Regardless of safety and legality, "successful" abortions are always deadly for the child. Abortion is not a women’s rights or reproductive rights issue. It is a human rights issue. This issue challenges our society to determine the values and rights of the most vulnerable among us. When we recognize abortion as a social justice issue, the discussion boils down to one question: Does a preborn human being have the right to not be killed?
We believe that the preborn human being is a person deserving the full legal protection of the law - just like you and I. He or she is a whole, living being who is intrinsically valuable. We believe that size, level of development, environment, and degree of dependency do not determine someone’s personhood. We are all people simply because we are living human beings. We became people the moment we were created - when our father’s sperm and mother’s ovum united.
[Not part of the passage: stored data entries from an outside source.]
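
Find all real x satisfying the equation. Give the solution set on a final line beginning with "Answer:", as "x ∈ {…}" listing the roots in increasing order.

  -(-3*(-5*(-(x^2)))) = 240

Step 1. [-(-3*(-5*(-(x^2)))) = 240] leading − — multiply by −1 ⇒ neg: -3*(-5*(-(x^2))) = -240.
Step 2. [-3*(-5*(-(x^2))) = -240] leading coefficient -3: divide by -3. So div: -5*(-(x^2)) = 80.
Step 3. [-5*(-(x^2)) = 80] divide by the outer -5 ⇒ div: -(x^2) = -16.
Step 4. [-(x^2) = -16] flip signs both sides, so neg: x^2 = 16.
Step 5. [x^2 = 16] √ both sides: 16 ≥ 0 gives two branches. So sqrt: x = 4 or -4.

Answer: x ∈ {-4, 4}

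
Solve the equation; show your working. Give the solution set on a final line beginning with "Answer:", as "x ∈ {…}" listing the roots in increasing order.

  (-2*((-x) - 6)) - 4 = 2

Step 1. [(-2*((-x) - 6)) - 4 = 2] common factor -2 (LHS and 2) — divide through, so factor: ((-x) - 6) + 2 = -1.
Step 2. [((-x) - 6) + 2 = -1] subtract 2: x sits inside (… + 2). So sub: (-x) - 6 = -3.
Step 3. [(-x) - 6 = -3] the outer -6 inverts by adding 6 ⇒ sub: -x = 3.
Step 4. [-x = 3] flip signs both sides ⇒ neg: x = -3.

Answer: x ∈ {-3}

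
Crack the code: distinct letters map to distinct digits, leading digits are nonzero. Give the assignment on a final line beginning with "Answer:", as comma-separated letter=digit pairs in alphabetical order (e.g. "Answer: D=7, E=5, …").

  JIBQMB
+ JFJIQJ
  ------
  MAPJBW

Step 1. [col 1: B + J ≡ W (mod 10)] column 1 (B + J ≡ W (mod 10), carry-in 0) doesn't pin J yet; pick J=1 and continue ⇒ J=1.
Step 2. [col 1: B + J ≡ W (mod 10)] no forcing yet in column 1 (carry-in 0); W=9 is free and consistent — try it ⇒ W=9.
Step 3. [col 1: B + J ≡ W (mod 10)] from column 1 (J=1, W=9, carry-in 0, digits 1,9 already taken and all letters distinct): B must equal 8 ⇒ B=8.
Step 4. [col 2: M + Q ≡ B (mod 10)] column 2 (M + Q ≡ B (mod 10), carry-in 0) doesn't pin Q yet; pick Q=5 and continue, so Q=5.
Step 5. [col 2: M + Q ≡ B (mod 10)] from column 2 (Q=5, B=8, carry-in 0, digits 1,5,8,9 already taken and all letters distinct): M must equal 3, so M=3.
Step 6. [col 3: Q + I ≡ J (mod 10)] from column 3 (Q=5, J=1, carry-in 0, digits 1,3,5,8,9 already taken and all letters distinct): I must equal 6, so I=6.
Step 7. [col 4: B + J ≡ P (mod 10)] from column 4 (B=8, J=1, carry-in 1, digits 1,3,5,6,8,9 already taken and all letters distinct): P must equal 0. So P=0.
Step 8. [col 5: I + F ≡ A (mod 10)] column 5 reads I+F+carry(1)=A with I=6; with digits 0,1,3,5,6,8,9 already taken and all letters distinct, the only value for A is 4, so A=4.
Step 9. [col 5: I + F ≡ A (mod 10)] column 5: given I=6, A=4, carry-in 1, and digits 0,1,3,4,5,6,8,9 already taken and all letters distinct, I+F≡A (mod 10) forces F=7 ⇒ F=7.

Answer: A=4, B=8, F=7, I=6, J=1, M=3, P=0, Q=5, W=9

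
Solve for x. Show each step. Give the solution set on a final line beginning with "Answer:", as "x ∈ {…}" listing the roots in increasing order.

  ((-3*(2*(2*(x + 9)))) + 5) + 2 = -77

Step 1. [((-3*(2*(2*(x + 9)))) + 5) + 2 = -77] +2 is outermost — subtract 2 both sides ⇒ sub: (-3*(2*(2*(x + 9)))) + 5 = -79.
Step 2. [(-3*(2*(2*(x + 9)))) + 5 = -79] the outer +5 inverts by subtracting 5 ⇒ sub: -3*(2*(2*(x + 9))) = -84.
Step 3. [-3*(2*(2*(x + 9))) = -84] leading coefficient -3: divide by -3 ⇒ div: 2*(2*(x + 9)) = 28.
Step 4. [2*(2*(x + 9)) = 28] divide by the outer 2, so div: 2*(x + 9) = 14.
Step 5. [2*(x + 9) = 14] 2 out front; divide by 2. So div: x + 9 = 7.
Step 6. [x + 9 = 7] +9 is outermost — subtract 9 both sides, so sub: x = -2.

Answer: x ∈ {-2}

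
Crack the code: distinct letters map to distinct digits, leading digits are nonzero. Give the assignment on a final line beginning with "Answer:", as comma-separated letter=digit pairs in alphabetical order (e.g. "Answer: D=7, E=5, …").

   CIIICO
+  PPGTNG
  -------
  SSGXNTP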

Abortion is the greatest genocide that our world and our nation have ever known. We believe that a new generation of pro-life leaders must be educated, trained, and equipped with the tools that they need to abolish abortion once and for all. Our generation is among the first to know that abortion kills a human being since the handing down of the Supreme Court cases Roe v. Wade and Doe v. Bolton, which legalized abortion on demand in 1973. We rejoice with the reversal of those cases in the recent ruling of Dobbs v. Jackson and know that we must continue this momentum to turn the tide in our lifetime. That starts with you.